Definitely will need a proper disc/drum valve as the discs are a new variable in the pressure equation. If you can get a valve matching the application the master cylinder came from you'll be off to a good start, otherwise an aftermarket adjustable valve is ideal. The object is to make sure the front brakes lock before the rears in a hard-stop situation. Devon
thanks Devon. so ordering one from say Inline tube etc.. would be the ticket? or can you get a good one from say Napa? i have not checked there yet Mike
You can do a search for "proportioning" at the summit or jegs websites if you'd like an adjustable one. With some do-it-yourself plumbing it's not too hard and it's really nice to be able to dial things in for your specific build. Can you tell us about the parts you're using for your conversion? I can't really recommend an off-the-shelf standard valve, thus my comment about at least trying to match the application with the master cylinder you're using. Brake bias is a tricky item...even tire width plays a role. My job is more related to brake plumbing than system design/calibration, but I hang with "experts"! Devon
well the new master cylinder and booster were from NAPA and put in 800 miles and 2years ago. it was one of the first things i did when i bought the car and got it home as well as replacing rebuilding the current power drums. fastforward to now with a 235-70-15 front tire, 275-65-15 rear a "healthy"455, i run lighter weld wheels now, besides removing the AC car is otherwise stock weight. the disc brake setup was on a 69' Skylark I bough from 10sec455 hear on board and was complete that only had about 2000 miles on it. he went to a lighter setup. i am hoping not to switch out all the stainless lines on the fram just the upgrade to the disc and add proportioning valve now. I want to do all this in conjuction with the front end rebuild
napa and other parts houses do NOT sell prop valves, they are a dealer/summit/jegs/aftermarket only item. OPGI has them for a real good price compaired to the dealer, I think they are somewhere around $50 from OPGI and well over $100 from the dealer
Hi Mike, I recomend a 71-77 "A" body front disc rear drum proportioning valve. Pre 71 valves have another rear drum brake softening valve that delays the rear drums for an instant to prevent lock-up. 71 and later years dont need the extra valve. Dont buy the brass and aluminum ones on e-bay as they might not give clearence for your headers. The master cyl for front disc has a larger front resovour needed for disc brakes. I have a vhs video with step by step instructions and tips for rebuilding your front end you can borrow if you wish. Your neighbor Jim
If you want the Bendix or AC Delco original combo valves...I have them for sale.....$30 + ship. You will need to buy the correct mounting bracket from InLine Tube or mount the valve directly to the frame for additional exhaust/header clearance.

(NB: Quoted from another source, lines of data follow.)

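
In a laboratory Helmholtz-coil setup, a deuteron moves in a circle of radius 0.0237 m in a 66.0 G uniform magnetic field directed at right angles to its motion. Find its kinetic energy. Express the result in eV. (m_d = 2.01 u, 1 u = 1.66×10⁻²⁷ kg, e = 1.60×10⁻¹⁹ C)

v = qBr/m = (1×1.60×10^-19)(6.60×10^-3)(0.0237) / (3.34×10^-27) = 7500 m/s.
K = ½mv² = 0.5·(3.34×10^-27)·(7500)² = 9.39×10^-20 J = 0.587 eV.

K ≈ 0.587 eV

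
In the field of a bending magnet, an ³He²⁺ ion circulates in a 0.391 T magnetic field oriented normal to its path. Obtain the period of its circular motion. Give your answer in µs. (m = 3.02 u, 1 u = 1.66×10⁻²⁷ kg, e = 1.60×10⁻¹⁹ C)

T ≈ 0.252 µs

The cyclotron period is independent of speed: T = 2πm/(qB).
T = 2π(5.01×10^-27) / [(2×1.60×10^-19)(0.391)] = 2.52×10^-7 s.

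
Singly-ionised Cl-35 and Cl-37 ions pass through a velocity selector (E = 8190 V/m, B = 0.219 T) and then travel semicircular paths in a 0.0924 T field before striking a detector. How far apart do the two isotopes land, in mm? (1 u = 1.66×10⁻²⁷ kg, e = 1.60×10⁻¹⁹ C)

Both emerge at v = E/B₁ = 3.74×10^4 m/s.
r = mv/(qB₂), so r₁ = 0.14697 m and r₂ = 0.15537 m, giving Δr = 8.40×10^-3 m.
After a semicircle each ion lands a diameter 2r from the entry slit, so the separation is 2Δr = 0.0168 m.

Δd ≈ 16.8 mm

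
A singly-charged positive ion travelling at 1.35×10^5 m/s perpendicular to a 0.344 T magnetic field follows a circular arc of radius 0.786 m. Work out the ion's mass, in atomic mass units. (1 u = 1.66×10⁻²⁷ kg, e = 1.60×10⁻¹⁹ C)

m ≈ 193 u

qvB = mv²/r ⇒ m = qBr/v.
m = (1×1.60×10^-19)(0.344)(0.786) / (1.35×10^5) = 3.20×10^-25 kg = 193 u.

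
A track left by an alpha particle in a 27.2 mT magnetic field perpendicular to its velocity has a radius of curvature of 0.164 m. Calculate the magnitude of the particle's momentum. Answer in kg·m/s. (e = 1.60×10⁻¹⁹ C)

Since qvB = mv²/r, the momentum p = mv = qBr.
p = (2×1.60×10^-19)(0.0272)(0.164) = 1.43×10^-21 kg·m/s.

p ≈ 1.43×10^-21 kg·m/s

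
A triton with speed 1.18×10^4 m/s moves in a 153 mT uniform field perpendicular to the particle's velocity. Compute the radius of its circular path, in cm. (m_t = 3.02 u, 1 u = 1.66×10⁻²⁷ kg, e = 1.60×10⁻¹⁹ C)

The magnetic force provides the centripetal force: qvB = mv²/r, so r = mv/(qB).
r = (5.01×10^-27 kg)(1.18×10^4 m/s) / [(1×1.60×10^-19 C)(0.153 T)] = 2.42×10^-3 m.

r ≈ 0.242 cm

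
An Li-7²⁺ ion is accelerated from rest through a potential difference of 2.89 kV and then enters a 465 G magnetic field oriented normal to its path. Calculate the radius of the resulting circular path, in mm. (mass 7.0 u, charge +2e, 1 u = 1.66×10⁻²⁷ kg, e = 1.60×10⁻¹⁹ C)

r ≈ 312 mm

The kinetic energy gained is K = qV = (2×1.60×10^-19)(2890) = 9.25×10^-16 J.
v = √(2K/m) = 3.99×10^5 m/s.
r = mv/(qB) = (1.16×10^-26)(3.99×10^5) / [(2×1.60×10^-19)(0.0465)] = 0.312 m.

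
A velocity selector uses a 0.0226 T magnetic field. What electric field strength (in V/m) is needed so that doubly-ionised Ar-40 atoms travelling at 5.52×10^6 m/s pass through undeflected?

qE = qvB ⇒ E = vB = (5.52×10^6)(0.0226) = 1.25×10^5 V/m.

E ≈ 1.25×10^5 V/m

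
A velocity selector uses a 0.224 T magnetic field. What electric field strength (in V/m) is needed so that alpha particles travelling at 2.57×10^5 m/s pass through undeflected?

qE = qvB ⇒ E = vB = (2.57×10^5)(0.224) = 5.76×10^4 V/m.

E ≈ 5.76×10^4 V/m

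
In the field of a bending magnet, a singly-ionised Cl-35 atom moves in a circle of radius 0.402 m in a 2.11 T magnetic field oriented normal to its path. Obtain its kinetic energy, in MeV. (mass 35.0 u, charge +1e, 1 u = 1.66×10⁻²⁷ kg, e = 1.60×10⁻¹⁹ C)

v = qBr/m = (1×1.60×10^-19)(2.11)(0.402) / (5.81×10^-26) = 2.34×10^6 m/s.
K = ½mv² = 0.5·(5.81×10^-26)·(2.34×10^6)² = 1.59×10^-13 J = 0.991 MeV.

K ≈ 0.991 MeV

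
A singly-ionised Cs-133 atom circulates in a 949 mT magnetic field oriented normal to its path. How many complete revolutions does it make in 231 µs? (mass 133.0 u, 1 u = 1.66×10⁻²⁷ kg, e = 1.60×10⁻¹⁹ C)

T = 2πm/(qB) = 2π(2.2078×10^-25) / [(1×1.60×10^-19)(0.949)] = 9.1359×10^-6 s.
N = t/T = 2.31×10^-4 / 9.1359×10^-6 ≈ 25.28, so 25 complete revolutions.

N = 25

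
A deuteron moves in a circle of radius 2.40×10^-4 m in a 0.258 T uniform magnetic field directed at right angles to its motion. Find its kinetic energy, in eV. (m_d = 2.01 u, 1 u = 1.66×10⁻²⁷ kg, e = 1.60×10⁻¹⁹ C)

v = qBr/m = (1×1.60×10^-19)(0.258)(2.40×10^-4) / (3.34×10^-27) = 2970 m/s.
K = ½mv² = 0.5·(3.34×10^-27)·(2970)² = 1.47×10^-20 J = 0.0919 eV.

K ≈ 0.0919 eV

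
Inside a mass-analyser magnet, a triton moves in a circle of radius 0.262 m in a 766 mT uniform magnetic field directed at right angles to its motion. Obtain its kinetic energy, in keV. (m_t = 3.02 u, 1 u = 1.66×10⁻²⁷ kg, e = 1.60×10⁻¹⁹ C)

v = qBr/m = (1×1.60×10^-19)(0.766)(0.262) / (5.01×10^-27) = 6.41×10^6 m/s.
K = ½mv² = 0.5·(5.01×10^-27)·(6.41×10^6)² = 1.03×10^-13 J = 643 keV.

K ≈ 643 keV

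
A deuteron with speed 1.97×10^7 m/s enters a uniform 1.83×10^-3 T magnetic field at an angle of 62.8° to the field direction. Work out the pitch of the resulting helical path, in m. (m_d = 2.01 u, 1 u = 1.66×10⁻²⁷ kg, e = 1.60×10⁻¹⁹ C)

pitch ≈ 645 m

The velocity component along B is v∥ = v cos62.8° = 9.00×10^6 m/s.
The cyclotron period T = 2πm/(qB) = 7.16×10^-5 s is set by m, q, B alone.
Pitch = v∥·T = (9.00×10^6)(7.16×10^-5) = 645 m.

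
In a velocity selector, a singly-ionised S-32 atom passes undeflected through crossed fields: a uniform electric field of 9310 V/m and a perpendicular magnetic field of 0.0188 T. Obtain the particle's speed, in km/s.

v ≈ 495 km/s

For zero net force, qE = qvB, so v = E/B.
v = (9310) / (0.0188) = 4.95×10^5 m/s.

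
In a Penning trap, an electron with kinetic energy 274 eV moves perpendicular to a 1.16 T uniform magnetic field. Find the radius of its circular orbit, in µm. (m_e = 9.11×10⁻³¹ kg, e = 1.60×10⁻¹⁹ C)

r ≈ 48.2 µm

Convert the energy: K = 274 eV = 4.38×10^-17 J.
v = √(2K/m) = √(2·4.38×10^-17/9.11×10^-31) = 9.81×10^6 m/s.
r = mv/(qB) = (9.11×10^-31)(9.81×10^6) / [(1×1.60×10^-19)(1.16)] = 4.82×10^-5 m.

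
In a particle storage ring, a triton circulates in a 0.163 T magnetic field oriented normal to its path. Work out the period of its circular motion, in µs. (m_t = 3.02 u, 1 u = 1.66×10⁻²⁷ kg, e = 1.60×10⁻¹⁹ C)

The cyclotron period is independent of speed: T = 2πm/(qB).
T = 2π(5.01×10^-27) / [(1×1.60×10^-19)(0.163)] = 1.21×10^-6 s.

T ≈ 1.21 µs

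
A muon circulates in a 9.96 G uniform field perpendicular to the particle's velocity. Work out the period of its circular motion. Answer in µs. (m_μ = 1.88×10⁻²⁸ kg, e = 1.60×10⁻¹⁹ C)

T ≈ 7.41 µs

The cyclotron period is independent of speed: T = 2πm/(qB).
T = 2π(1.88×10^-28) / [(1×1.60×10^-19)(9.96×10^-4)] = 7.41×10^-6 s.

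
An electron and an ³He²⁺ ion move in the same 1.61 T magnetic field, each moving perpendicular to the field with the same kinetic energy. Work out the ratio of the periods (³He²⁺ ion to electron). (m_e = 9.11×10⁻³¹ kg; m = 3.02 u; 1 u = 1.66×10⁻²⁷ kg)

T = 2πm/(qB) is independent of speed, so T₂/T₁ = (m₂/q₂)/(m₁/q₁).
T_{³He²⁺ ion}/T_{electron} = (5.01×10^-27/2e) / (9.11×10^-31/1e) = 2750.

ratio ≈ 2750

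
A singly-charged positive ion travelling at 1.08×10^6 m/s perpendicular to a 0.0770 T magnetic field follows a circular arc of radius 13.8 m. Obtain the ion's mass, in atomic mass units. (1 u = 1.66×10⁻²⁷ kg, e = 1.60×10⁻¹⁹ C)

m ≈ 94.8 u

qvB = mv²/r ⇒ m = qBr/v.
m = (1×1.60×10^-19)(0.0770)(13.8) / (1.08×10^6) = 1.57×10^-25 kg = 94.8 u.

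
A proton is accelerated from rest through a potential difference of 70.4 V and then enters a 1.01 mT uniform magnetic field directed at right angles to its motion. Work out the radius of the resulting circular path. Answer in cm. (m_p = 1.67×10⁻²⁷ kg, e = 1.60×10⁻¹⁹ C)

The kinetic energy gained is K = qV = (1×1.60×10^-19)(70.4) = 1.13×10^-17 J.
v = √(2K/m) = 1.16×10^5 m/s.
r = mv/(qB) = (1.67×10^-27)(1.16×10^5) / [(1×1.60×10^-19)(1.01×10^-3)] = 1.20 m.

r ≈ 120 cm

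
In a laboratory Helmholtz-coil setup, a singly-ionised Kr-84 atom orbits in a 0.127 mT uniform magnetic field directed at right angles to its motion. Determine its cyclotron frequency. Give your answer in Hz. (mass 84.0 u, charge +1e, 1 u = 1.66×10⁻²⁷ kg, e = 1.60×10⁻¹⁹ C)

f = qB/(2πm) = (1×1.60×10^-19)(1.27×10^-4) / [2π(1.39×10^-25)] = 23.2 Hz.

f ≈ 23.2 Hz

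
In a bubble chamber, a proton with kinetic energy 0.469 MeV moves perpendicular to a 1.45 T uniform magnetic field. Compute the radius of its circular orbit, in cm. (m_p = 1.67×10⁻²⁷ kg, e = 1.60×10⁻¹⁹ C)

Convert the energy: K = 0.469 MeV = 7.50×10^-14 J.
v = √(2K/m) = √(2·7.50×10^-14/1.67×10^-27) = 9.48×10^6 m/s.
r = mv/(qB) = (1.67×10^-27)(9.48×10^6) / [(1×1.60×10^-19)(1.45)] = 0.0682 m.

r ≈ 6.82 cm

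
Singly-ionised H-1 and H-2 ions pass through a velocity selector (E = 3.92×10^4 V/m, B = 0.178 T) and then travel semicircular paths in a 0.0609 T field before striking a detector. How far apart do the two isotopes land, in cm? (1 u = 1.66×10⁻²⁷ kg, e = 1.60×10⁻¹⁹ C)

Both emerge at v = E/B₁ = 2.20×10^5 m/s.
r = mv/(qB₂), so r₁ = 0.0375 m and r₂ = 0.0750 m, giving Δr = 0.0375 m.
After a semicircle each ion lands a diameter 2r from the entry slit, so the separation is 2Δr = 0.0750 m.

Δd ≈ 7.50 cm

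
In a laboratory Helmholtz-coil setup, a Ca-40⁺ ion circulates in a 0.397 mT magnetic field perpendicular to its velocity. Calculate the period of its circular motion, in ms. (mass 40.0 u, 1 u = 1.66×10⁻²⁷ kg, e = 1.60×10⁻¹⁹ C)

The cyclotron period is independent of speed: T = 2πm/(qB).
T = 2π(6.64×10^-26) / [(1×1.60×10^-19)(3.97×10^-4)] = 6.57×10^-3 s.

T ≈ 6.57 ms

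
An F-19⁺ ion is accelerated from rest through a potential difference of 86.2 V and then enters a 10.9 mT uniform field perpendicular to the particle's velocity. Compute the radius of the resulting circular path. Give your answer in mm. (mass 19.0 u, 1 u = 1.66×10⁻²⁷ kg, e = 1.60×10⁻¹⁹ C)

r ≈ 535 mm

The kinetic energy gained is K = qV = (1×1.60×10^-19)(86.2) = 1.38×10^-17 J.
v = √(2K/m) = 2.96×10^4 m/s.
r = mv/(qB) = (3.15×10^-26)(2.96×10^4) / [(1×1.60×10^-19)(0.0109)] = 0.535 m.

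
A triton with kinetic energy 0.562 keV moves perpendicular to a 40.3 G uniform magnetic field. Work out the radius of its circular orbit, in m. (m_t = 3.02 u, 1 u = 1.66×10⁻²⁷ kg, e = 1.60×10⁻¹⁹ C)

Convert the energy: K = 0.562 keV = 8.99×10^-17 J.
v = √(2K/m) = √(2·8.99×10^-17/5.01×10^-27) = 1.89×10^5 m/s.
r = mv/(qB) = (5.01×10^-27)(1.89×10^5) / [(1×1.60×10^-19)(4.03×10^-3)] = 1.47 m.

r ≈ 1.47 m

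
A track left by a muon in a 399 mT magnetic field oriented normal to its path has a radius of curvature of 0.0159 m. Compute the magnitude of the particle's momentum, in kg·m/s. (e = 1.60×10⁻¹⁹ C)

Since qvB = mv²/r, the momentum p = mv = qBr.
p = (1×1.60×10^-19)(0.399)(0.0159) = 1.02×10^-21 kg·m/s.

p ≈ 1.02×10^-21 kg·m/s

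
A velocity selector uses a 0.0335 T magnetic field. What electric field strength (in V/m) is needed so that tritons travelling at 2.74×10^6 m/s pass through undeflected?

E ≈ 9.18×10^4 V/m

qE = qvB ⇒ E = vB = (2.74×10^6)(0.0335) = 9.18×10^4 V/m.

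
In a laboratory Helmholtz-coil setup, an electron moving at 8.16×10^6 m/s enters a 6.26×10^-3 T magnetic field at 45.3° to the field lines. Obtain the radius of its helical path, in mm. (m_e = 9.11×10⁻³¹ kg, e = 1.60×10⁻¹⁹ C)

Only the perpendicular component v⊥ = v sin45.3° = 5.80×10^6 m/s is bent by the field.
r = m v⊥ /(qB) = (9.11×10^-31)(5.80×10^6) / [(1×1.60×10^-19)(6.26×10^-3)] = 5.28×10^-3 m.

r ≈ 5.28 mm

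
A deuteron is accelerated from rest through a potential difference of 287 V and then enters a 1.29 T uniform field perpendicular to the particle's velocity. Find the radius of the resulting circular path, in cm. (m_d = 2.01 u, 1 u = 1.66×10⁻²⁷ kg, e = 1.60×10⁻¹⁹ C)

The kinetic energy gained is K = qV = (1×1.60×10^-19)(287) = 4.59×10^-17 J.
v = √(2K/m) = 1.66×10^5 m/s.
r = mv/(qB) = (3.34×10^-27)(1.66×10^5) / [(1×1.60×10^-19)(1.29)] = 2.68×10^-3 m.

r ≈ 0.268 cm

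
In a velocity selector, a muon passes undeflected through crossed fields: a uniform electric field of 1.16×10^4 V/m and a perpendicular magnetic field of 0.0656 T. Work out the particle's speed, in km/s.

For zero net force, qE = qvB, so v = E/B.
v = (1.16×10^4) / (0.0656) = 1.77×10^5 m/s.

v ≈ 177 km/s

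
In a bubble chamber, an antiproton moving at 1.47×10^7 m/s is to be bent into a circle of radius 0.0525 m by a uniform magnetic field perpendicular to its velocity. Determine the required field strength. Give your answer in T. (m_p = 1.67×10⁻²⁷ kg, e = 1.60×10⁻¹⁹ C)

B ≈ 2.92 T

qvB = mv²/r gives B = mv/(qr).
B = (1.67×10^-27)(1.47×10^7) / [(1×1.60×10^-19)(0.0525)] = 2.92 T.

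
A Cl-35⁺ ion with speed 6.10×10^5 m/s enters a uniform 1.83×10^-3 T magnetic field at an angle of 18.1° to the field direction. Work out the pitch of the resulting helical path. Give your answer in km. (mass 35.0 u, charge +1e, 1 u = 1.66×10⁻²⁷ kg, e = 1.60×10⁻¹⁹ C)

The velocity component along B is v∥ = v cos18.1° = 5.80×10^5 m/s.
The cyclotron period T = 2πm/(qB) = 1.25×10^-3 s is set by m, q, B alone.
Pitch = v∥·T = (5.80×10^5)(1.25×10^-3) = 723 m.

pitch ≈ 0.723 km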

Mine had power drum and I never even switched the master cylinder. Left it stock with discs on front now, from scarebird. Will put in an adjustable valve in rear line, but have not done it yet. It brakes ok, but feels like front is not doing all it could. Well Duh I need to put in the valve. uzzled:
George, disc brakes need more fluid to operate correctly. I suggest you replace your drum brake master cyl with a disc- drum master cyl (the one with the larger resovour up front). It is not expensive, but it is important.
George, are yours used/rebuilt? I hate the new gold looking ones. Mine probably is still good but maybe backup would be good.
Mine are cast iron originals.....AC Delco or Bendix. I take them apart, clean them, reassemble, beadblast and paint them cast iron gray. Geoemojr, If you had a rear valve....you will make your problem worse not better. The front line from the large disc reservoir is bigger than the drum brake line to the distribution valve. The correct combination valve I have incorporates the hold-off valve.....lets the rear brakes work first...hence the name hold-off actuating the front brakes....then lets the front brakes work. Your best/correct solution for your car is to buy a new disc brake master cylinder, new line from the master to the combination valve and the correct combination valve. GM went to the combination valve in 71 for disc brake cars for a reason. Right now, your front brakes are doing all or 90-95% of the braking which is wrong.
Do you also sell the correct sized line that goes from the master to the proportioning valve?I have the same size line on the front and rear lines,also have one of those brass proportioning valves and apparently a drum master(both resevoirs are the same size)and right now my car car barely stops witha hard pedal
If you need an adjustable proportioning valve I have one for sale. $20 + shipping. http://v8buick.com/showthread.php?t=163951
Philip, Visit www.inlinetube.com and order the correct lines from the disc master to the combo valve.
Not much to the them...just unscrew the rear nut (one that goes to the rear brakes) and flush it with solvent.